Penolakan kembali terungkap dalam pertemyan Ketua MPR Bambang Soesatyo dengan Ketua Umum Partai Amanat Nasional (PAN) Zulkifli Hasan di Kantor DPP PAN, Jakarta, Rabu (3/7/2024). Pertemuan itu diikuti oleh jajaran Wakil Ketua MPR Ahmad Basarah, Fadel Muhammad, Amir Uskara, Yandri Susanto, dan Jazilul Fawaid serta sejumlah elite PAN.
Menurut Bambang Soesatyo, Zulkifli dan MPR memiliki kesamaan pandangan soal masalah demokrasi, seperti biaya politik mahal hingga keterpakuan elite pada angka-angka. Namun, perbaikan masalah itu tak bisa ditempuh lewat perubahan sistem pemilu semata.
”Memang dalam situasi hari ini kami sama-sama prihatin bahwa demokrasi kita ini memang mahal sekali. Itu yang jadi perhatian kita, tetapi bukan berarti kami mengubah pilpres kita menjadi kembali ke MPR. Itu pandangan Pak Zul,” katanya.
Perbaikan demokrasi Indonesia harus dilakukan lewat perubahan bertahap dan gradual. Ini demi mengembalikan sistem demokrasi kepada jati diri bangsa.

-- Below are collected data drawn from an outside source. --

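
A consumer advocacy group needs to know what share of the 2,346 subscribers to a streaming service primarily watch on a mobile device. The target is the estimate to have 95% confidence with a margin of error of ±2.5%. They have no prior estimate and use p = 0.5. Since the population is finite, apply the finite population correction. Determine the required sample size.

For 95% confidence, z = 1.96.
Unadjusted: n₀ = 1.96² × 0.50 × 0.50 / 0.025² ≈ 1536.64, so n₀ = 1537.
Finite population correction with N = 2,346: n = n₀ / (1 + (n₀−1)/N) = 1537 / (1 + 1536/2346) = 1537 / 1.6547 ≈ 928.85.
Rounding up, n = 929.

929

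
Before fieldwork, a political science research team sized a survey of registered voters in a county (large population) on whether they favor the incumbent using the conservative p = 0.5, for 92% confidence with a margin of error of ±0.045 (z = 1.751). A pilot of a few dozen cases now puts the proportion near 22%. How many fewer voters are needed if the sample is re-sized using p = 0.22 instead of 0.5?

119

Conservative (p = 0.5): n = 1.751² × 0.25 / 0.045² ≈ 378.52 → 379.
Using p = 0.22: p(1−p) = 0.1716, so n = 1.751² × 0.1716 / 0.045² ≈ 259.82 → 260.
Reduction: 379 − 260 = 119.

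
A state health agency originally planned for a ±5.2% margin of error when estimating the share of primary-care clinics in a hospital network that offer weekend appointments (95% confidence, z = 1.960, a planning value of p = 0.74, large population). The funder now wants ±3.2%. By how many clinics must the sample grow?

At ±5.2%: n = 1.960² × 0.1924 / 0.052² ≈ 273.34 → 274.
At ±3.2%: n = 1.960² × 0.1924 / 0.032² ≈ 721.80 → 722.
Additional respondents: 722 − 274 = 448.

448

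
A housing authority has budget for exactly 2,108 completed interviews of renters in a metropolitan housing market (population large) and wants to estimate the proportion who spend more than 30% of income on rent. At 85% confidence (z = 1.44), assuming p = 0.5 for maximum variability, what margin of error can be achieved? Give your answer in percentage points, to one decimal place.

SE(p̂) = √[p(1−p)/n] = √[0.2500/2108] = 0.01089.
E = z × SE = 1.44 × 0.01089 = 0.01568, or 1.6 percentage points.

1.6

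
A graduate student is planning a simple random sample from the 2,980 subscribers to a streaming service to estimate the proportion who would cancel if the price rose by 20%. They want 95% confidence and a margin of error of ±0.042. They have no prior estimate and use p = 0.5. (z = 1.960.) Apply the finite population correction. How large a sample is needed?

461

Unadjusted: n₀ = 1.960² × 0.50 × 0.50 / 0.042² ≈ 544.44, so n₀ = 545.
Finite population correction with N = 2,980: n = n₀ / (1 + (n₀−1)/N) = 545 / (1 + 544/2980) = 545 / 1.1826 ≈ 460.87.
Rounding up, n = 461.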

Dengan demikian, Indonesia tak terjebak pada biaya politik mahal dan demokrasi sebatas angka-angka belaka.
Meski begitu, Bambang tetap menyinggung soal berbagai pandangan masyarakat yang berkembang saat ini. Pertama, pandangan publik yang melihat UUD 1945 saat ini—setelah amendemen keempat—sudah tersusun baik dan tidak perlu perubahan.
Jadi, kalau saya, pemilihan harus langsung rakyat, tidak boleh diubah-ubah, karena itu hasil reformasi ya, langsung.

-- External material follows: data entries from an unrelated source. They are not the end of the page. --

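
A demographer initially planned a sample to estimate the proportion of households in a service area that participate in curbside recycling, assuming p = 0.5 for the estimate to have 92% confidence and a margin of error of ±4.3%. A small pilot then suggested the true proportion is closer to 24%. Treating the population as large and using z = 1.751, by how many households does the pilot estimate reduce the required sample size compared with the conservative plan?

112

Conservative (p = 0.5): n = 1.751² × 0.25 / 0.043² ≈ 414.55 → 415.
Using p = 0.24: p(1−p) = 0.1824, so n = 1.751² × 0.1824 / 0.043² ≈ 302.45 → 303.
Reduction: 415 − 303 = 112.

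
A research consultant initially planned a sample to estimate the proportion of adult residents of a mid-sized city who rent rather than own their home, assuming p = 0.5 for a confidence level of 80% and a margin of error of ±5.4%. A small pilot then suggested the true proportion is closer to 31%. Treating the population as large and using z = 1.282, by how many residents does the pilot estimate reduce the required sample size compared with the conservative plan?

20

Conservative (p = 0.5): n = 1.282² × 0.25 / 0.054² ≈ 140.91 → 141.
Using p = 0.31: p(1−p) = 0.2139, so n = 1.282² × 0.2139 / 0.054² ≈ 120.56 → 121.
Reduction: 141 − 121 = 20.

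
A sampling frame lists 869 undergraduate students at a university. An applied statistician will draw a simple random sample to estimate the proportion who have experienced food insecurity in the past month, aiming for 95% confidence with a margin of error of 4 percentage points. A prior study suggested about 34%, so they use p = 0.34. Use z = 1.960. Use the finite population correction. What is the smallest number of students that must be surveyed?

333

Unadjusted: n₀ = 1.960² × 0.34 × 0.66 / 0.040² ≈ 538.78, so n₀ = 539.
Finite population correction with N = 869: n = n₀ / (1 + (n₀−1)/N) = 539 / (1 + 538/869) = 539 / 1.6191 ≈ 332.90.
Rounding up, n = 333.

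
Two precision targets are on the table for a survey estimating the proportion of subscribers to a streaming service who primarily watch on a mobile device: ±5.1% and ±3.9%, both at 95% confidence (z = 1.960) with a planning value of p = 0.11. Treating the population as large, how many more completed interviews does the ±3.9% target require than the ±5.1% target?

At ±5.1%: n = 1.960² × 0.0979 / 0.051² ≈ 144.60 → 145.
At ±3.9%: n = 1.960² × 0.0979 / 0.039² ≈ 247.27 → 248.
Additional respondents: 248 − 145 = 103.

103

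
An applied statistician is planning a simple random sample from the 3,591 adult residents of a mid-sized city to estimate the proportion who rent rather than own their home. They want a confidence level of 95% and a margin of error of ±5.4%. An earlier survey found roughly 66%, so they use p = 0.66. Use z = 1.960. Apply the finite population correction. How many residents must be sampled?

Unadjusted: n₀ = 1.960² × 0.66 × 0.34 / 0.054² ≈ 295.63, so n₀ = 296.
Finite population correction with N = 3,591: n = n₀ / (1 + (n₀−1)/N) = 296 / (1 + 295/3591) = 296 / 1.0821 ≈ 273.53.
Rounding up, n = 274.

274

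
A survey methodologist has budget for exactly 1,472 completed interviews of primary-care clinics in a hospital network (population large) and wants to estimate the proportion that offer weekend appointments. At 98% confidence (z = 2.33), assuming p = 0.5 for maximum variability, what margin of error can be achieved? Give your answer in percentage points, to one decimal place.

SE(p̂) = √[p(1−p)/n] = √[0.2500/1472] = 0.01303.
E = z × SE = 2.33 × 0.01303 = 0.03036, or 3.0 percentage points.

3.0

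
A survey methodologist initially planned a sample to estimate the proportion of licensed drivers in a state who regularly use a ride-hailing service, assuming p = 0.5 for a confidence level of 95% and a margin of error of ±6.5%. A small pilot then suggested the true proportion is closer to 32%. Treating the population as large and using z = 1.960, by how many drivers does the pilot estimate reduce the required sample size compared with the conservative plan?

Conservative (p = 0.5): n = 1.960² × 0.25 / 0.065² ≈ 227.31 → 228.
Using p = 0.32: p(1−p) = 0.2176, so n = 1.960² × 0.2176 / 0.065² ≈ 197.85 → 198.
Reduction: 228 − 198 = 30.

30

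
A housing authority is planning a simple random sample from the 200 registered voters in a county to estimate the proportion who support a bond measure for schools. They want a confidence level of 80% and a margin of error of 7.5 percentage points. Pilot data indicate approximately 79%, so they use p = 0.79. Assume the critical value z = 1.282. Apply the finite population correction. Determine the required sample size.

40

Unadjusted: n₀ = 1.282² × 0.79 × 0.21 / 0.075² ≈ 48.47, so n₀ = 49.
Finite population correction with N = 200: n = n₀ / (1 + (n₀−1)/N) = 49 / (1 + 48/200) = 49 / 1.2400 ≈ 39.52.
Rounding up, n = 40.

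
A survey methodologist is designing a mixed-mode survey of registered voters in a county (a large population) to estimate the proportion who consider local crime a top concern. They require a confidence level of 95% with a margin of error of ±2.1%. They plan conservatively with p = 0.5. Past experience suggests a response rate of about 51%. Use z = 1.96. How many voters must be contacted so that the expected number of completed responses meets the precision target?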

Kedua, bangsa Indonesia memerlukan pokok-pokok haluan negara yang dahulu disebut sebagai GBHN sebagai bintang pengarah dan rencana jangka panjang berkesinambungan. ”Jadi, kelompok kedua ini menginginkan perubahan terbatas daripada UUD 1945 dengan menambah dua pasal dan dua ayat untuk menghadirkan kembali pokok-pokok haluan negara,” kata Bambang.
Ketiga, adanya desakan untuk amendemen konstitusi secara menyeluruh lewat penyempurnaan. Keempat, masukan agar Indonesia kembali menggunakan UUD 1945 hasil Dekrit Presiden pada Juli 1959—transisi dari demokrasi parlementer ke terpimpin. Sementara kelima, desakan untuk menerapkan kembali UUD 1945 yang disahkan pada 18 Agustus 1945.
Sebanyak dua dari lima pandangan itu menyiratkan masukan agar presiden dan wakil presiden dipilih kembali oleh MPR. Namun, Bambang dan Zulkifli Hasan memiliki kesamaan soal kebutuhan akan pokok-pokok haluan negara.
”Dari persoalan-persoalan itu tadi kami sampaikan kepada Pak Zul, Pak Zul berpandangan bahwa Indonesia butuh pokok-pokok haluan negara. Bukan begitu Pak Zul?” kata Bambang.
Zulkifli Hasan pun langsung mengiyakan sembari mengangguk. Meski begitu, amendemen konstitusi yang mengubah sistem pemilu ditentangnya habis-habisan. Pasalnya, pemilu harus dilakukan secara langsung sesuai dengan amanat reformasi.
”Jadi, kalau saya, pemilihan harus langsung rakyat, tidak boleh diubah-ubah, karena itu hasil reformasi ya, langsung,” ujarnya.